Analyzing language in high-profile judicial verdicts of Pakistan: A corpus-forensic perspective
DOI:
https://doi.org/10.71085/sss.05.01.480Keywords:
Forensic, Linguistics, Discourse, Analysis, Judicial, VerdictsAbstract
Law is language. It is not solely language, since it is a social institution manifested also in non-linguistic ways, but is profoundly linguistic institution (Gibbons, 2003). Surprisingly enough, little research has examined the use of complex language during these culturally significant trial outcomes especially in the South-Asian context. The analysis of language in judicial verdicts has become a substantial area of inquiry within forensic linguistics and discourse studies, especially where legal decisions coalesce with political interplay. Therefore, the language of verdicts, provides theoretical understanding into how legal institutions express neutrality, assert legitimacy and authority, and represent political participants.
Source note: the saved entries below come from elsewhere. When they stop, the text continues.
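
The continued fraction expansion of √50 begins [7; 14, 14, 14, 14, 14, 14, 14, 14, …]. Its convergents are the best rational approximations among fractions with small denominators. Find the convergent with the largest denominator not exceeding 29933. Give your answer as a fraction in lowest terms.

a_0 = 7: 7/1  (≤ bound)
a_1 = 14: 99/14  (≤ bound)
a_2 = 14: 1393/197  (≤ bound)
a_3 = 14: 19601/2772  (≤ bound)
a_4 = 14: 275807/39005  (> 29933, stop)

19601/2772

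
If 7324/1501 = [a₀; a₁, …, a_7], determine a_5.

⌊7324/1501⌋ = 4, remainder 1320
⌊1501/1320⌋ = 1, remainder 181
⌊1320/181⌋ = 7, remainder 53
⌊181/53⌋ = 3, remainder 22
⌊53/22⌋ = 2, remainder 9
⌊22/9⌋ = 2, remainder 4

2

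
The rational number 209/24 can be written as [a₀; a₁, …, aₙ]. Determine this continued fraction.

Repeatedly divide and take the remainder:
209 = 8·24 + 17, so a_0 = 8
24 = 1·17 + 7, so a_1 = 1
17 = 2·7 + 3, so a_2 = 2
7 = 2·3 + 1, so a_3 = 2
3 = 3·1 + 0, so a_4 = 3

[8; 1, 2, 2, 3]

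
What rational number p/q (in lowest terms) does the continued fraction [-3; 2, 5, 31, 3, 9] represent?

-24696/9703

Start with 9.
3 + 1/(9/1) = 3 + 1/9 = 28/9
31 + 1/(28/9) = 31 + 9/28 = 877/28
5 + 1/(877/28) = 5 + 28/877 = 4413/877
2 + 1/(4413/877) = 2 + 877/4413 = 9703/4413
-3 + 1/(9703/4413) = -3 + 4413/9703 = -24696/9703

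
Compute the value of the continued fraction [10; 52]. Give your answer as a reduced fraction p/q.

Start with 52.
10 + 1/(52/1) = 10 + 1/52 = 521/52

521/52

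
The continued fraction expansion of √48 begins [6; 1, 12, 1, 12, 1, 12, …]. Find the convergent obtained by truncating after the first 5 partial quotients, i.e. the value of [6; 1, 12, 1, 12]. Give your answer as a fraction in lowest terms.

Start with 12.
1 + 1/(12/1) = 1 + 1/12 = 13/12
12 + 1/(13/12) = 12 + 12/13 = 168/13
1 + 1/(168/13) = 1 + 13/168 = 181/168
6 + 1/(181/168) = 6 + 168/181 = 1254/181

1254/181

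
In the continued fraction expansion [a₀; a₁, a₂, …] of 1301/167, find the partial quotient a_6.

⌊1301/167⌋ = 7, remainder 132
⌊167/132⌋ = 1, remainder 35
⌊132/35⌋ = 3, remainder 27
⌊35/27⌋ = 1, remainder 8
⌊27/8⌋ = 3, remainder 3
⌊8/3⌋ = 2, remainder 2
⌊3/2⌋ = 1, remainder 1

1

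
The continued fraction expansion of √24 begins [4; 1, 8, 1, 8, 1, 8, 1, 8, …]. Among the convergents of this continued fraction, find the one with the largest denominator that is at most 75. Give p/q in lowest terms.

List convergents until the denominator exceeds the bound:
a_0 = 4: 4/1  (≤ bound)
a_1 = 1: 5/1  (≤ bound)
a_2 = 8: 44/9  (≤ bound)
a_3 = 1: 49/10  (≤ bound)
a_4 = 8: 436/89  (> 75, stop)

49/10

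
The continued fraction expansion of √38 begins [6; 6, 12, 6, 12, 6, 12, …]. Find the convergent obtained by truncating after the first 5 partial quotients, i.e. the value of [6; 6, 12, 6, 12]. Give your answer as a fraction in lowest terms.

33294/5401

Collapse the nested fraction from the inside out:
Start with 12.
6 + 1/(12/1) = 6 + 1/12 = 73/12
12 + 1/(73/12) = 12 + 12/73 = 888/73
6 + 1/(888/73) = 6 + 73/888 = 5401/888
6 + 1/(5401/888) = 6 + 888/5401 = 33294/5401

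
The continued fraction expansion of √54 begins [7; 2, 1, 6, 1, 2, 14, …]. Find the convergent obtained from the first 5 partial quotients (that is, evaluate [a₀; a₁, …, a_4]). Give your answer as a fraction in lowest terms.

Collapse the nested fraction from the inside out:
Start with 1.
6 + 1/(1/1) = 6 + 1/1 = 7/1
1 + 1/(7/1) = 1 + 1/7 = 8/7
2 + 1/(8/7) = 2 + 7/8 = 23/8
7 + 1/(23/8) = 7 + 8/23 = 169/23

169/23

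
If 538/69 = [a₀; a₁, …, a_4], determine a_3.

1

⌊538/69⌋ = 7, remainder 55
⌊69/55⌋ = 1, remainder 14
⌊55/14⌋ = 3, remainder 13
⌊14/13⌋ = 1, remainder 1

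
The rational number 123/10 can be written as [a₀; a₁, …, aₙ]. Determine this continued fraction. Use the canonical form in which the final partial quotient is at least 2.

[12; 3, 3]

Run the Euclidean algorithm, recording each quotient:
123 ÷ 10 → quotient 12, remainder 3
10 ÷ 3 → quotient 3, remainder 1
3 ÷ 1 → quotient 3, remainder 0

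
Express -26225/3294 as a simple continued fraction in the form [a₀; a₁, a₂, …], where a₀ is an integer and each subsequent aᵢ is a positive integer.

[-8; 25, 1, 14, 1, 7]

-26225 = -8·3294 + 127, so a_0 = -8
3294 = 25·127 + 119, so a_1 = 25
127 = 1·119 + 8, so a_2 = 1
119 = 14·8 + 7, so a_3 = 14
8 = 1·7 + 1, so a_4 = 1
7 = 7·1 + 0, so a_5 = 7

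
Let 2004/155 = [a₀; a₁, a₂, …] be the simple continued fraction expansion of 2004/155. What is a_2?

13

⌊2004/155⌋ = 12, remainder 144
⌊155/144⌋ = 1, remainder 11
⌊144/11⌋ = 13, remainder 1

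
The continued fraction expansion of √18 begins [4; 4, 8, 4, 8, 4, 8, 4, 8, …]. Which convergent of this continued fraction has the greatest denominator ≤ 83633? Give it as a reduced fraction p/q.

List convergents until the denominator exceeds the bound:
a_0 = 4: 4/1  (≤ bound)
a_1 = 4: 17/4  (≤ bound)
a_2 = 8: 140/33  (≤ bound)
a_3 = 4: 577/136  (≤ bound)
a_4 = 8: 4756/1121  (≤ bound)
a_5 = 4: 19601/4620  (≤ bound)
a_6 = 8: 161564/38081  (≤ bound)
a_7 = 4: 665857/156944  (> 83633, stop)

161564/38081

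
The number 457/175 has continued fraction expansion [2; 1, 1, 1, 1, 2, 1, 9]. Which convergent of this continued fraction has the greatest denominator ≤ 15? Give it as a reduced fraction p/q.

List convergents until the denominator exceeds the bound:
a_0 = 2: 2/1  (≤ bound)
a_1 = 1: 3/1  (≤ bound)
a_2 = 1: 5/2  (≤ bound)
a_3 = 1: 8/3  (≤ bound)
a_4 = 1: 13/5  (≤ bound)
a_5 = 2: 34/13  (≤ bound)
a_6 = 1: 47/18  (> 15, stop)

34/13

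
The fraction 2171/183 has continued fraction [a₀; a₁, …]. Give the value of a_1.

1

Apply division with remainder until the remainder is 0:
2171 = 11·183 + 158, so a_0 = 11
183 = 1·158 + 25, so a_1 = 1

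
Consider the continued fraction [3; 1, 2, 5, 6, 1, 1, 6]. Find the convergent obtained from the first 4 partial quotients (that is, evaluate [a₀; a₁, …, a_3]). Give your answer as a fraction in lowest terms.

59/16

Start with 5.
2 + 1/(5/1) = 2 + 1/5 = 11/5
1 + 1/(11/5) = 1 + 5/11 = 16/11
3 + 1/(16/11) = 3 + 11/16 = 59/16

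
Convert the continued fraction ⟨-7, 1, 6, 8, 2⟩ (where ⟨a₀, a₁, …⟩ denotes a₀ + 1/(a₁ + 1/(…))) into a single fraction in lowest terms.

-743/121

Start with 2.
8 + 1/(2/1) = 8 + 1/2 = 17/2
6 + 1/(17/2) = 6 + 2/17 = 104/17
1 + 1/(104/17) = 1 + 17/104 = 121/104
-7 + 1/(121/104) = -7 + 104/121 = -743/121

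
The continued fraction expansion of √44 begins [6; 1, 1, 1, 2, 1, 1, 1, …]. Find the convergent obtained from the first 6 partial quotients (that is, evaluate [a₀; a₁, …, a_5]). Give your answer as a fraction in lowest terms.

73/11

a_0 = 6: 6/1
a_1 = 1: 7/1
a_2 = 1: 13/2
a_3 = 1: 20/3
a_4 = 2: 53/8
a_5 = 1: 73/11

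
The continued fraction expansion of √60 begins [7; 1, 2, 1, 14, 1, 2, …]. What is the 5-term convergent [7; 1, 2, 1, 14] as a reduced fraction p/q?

457/59

Compute successive convergents:
a_0 = 7: 7/1
a_1 = 1: 8/1
a_2 = 2: 23/3
a_3 = 1: 31/4
a_4 = 14: 457/59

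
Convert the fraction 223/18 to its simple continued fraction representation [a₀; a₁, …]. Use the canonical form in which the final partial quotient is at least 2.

[12; 2, 1, 1, 3]

223 = 12·18 + 7, so a_0 = 12
18 = 2·7 + 4, so a_1 = 2
7 = 1·4 + 3, so a_2 = 1
4 = 1·3 + 1, so a_3 = 1
3 = 3·1 + 0, so a_4 = 3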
Pakistan, having a socio-politically charged context, high-profile judicial verdicts often carry ideological significance and have been a source of sparking immense interest in public. This has created a need for scholarly work that examines judicial discourse through corpus-based, forensic, and critical lenses. The study employs Critical discourse analysis (CDA), Corpus Linguistics (CL) and Appraisal Framework methods for the exploration of hidden linguistics elements in the significant judicial verdicts of Panama Papers Scandal (2017) and Cypher Case (2024), with employment of corpus-assisted tools, Voyant and UAM corpus tool.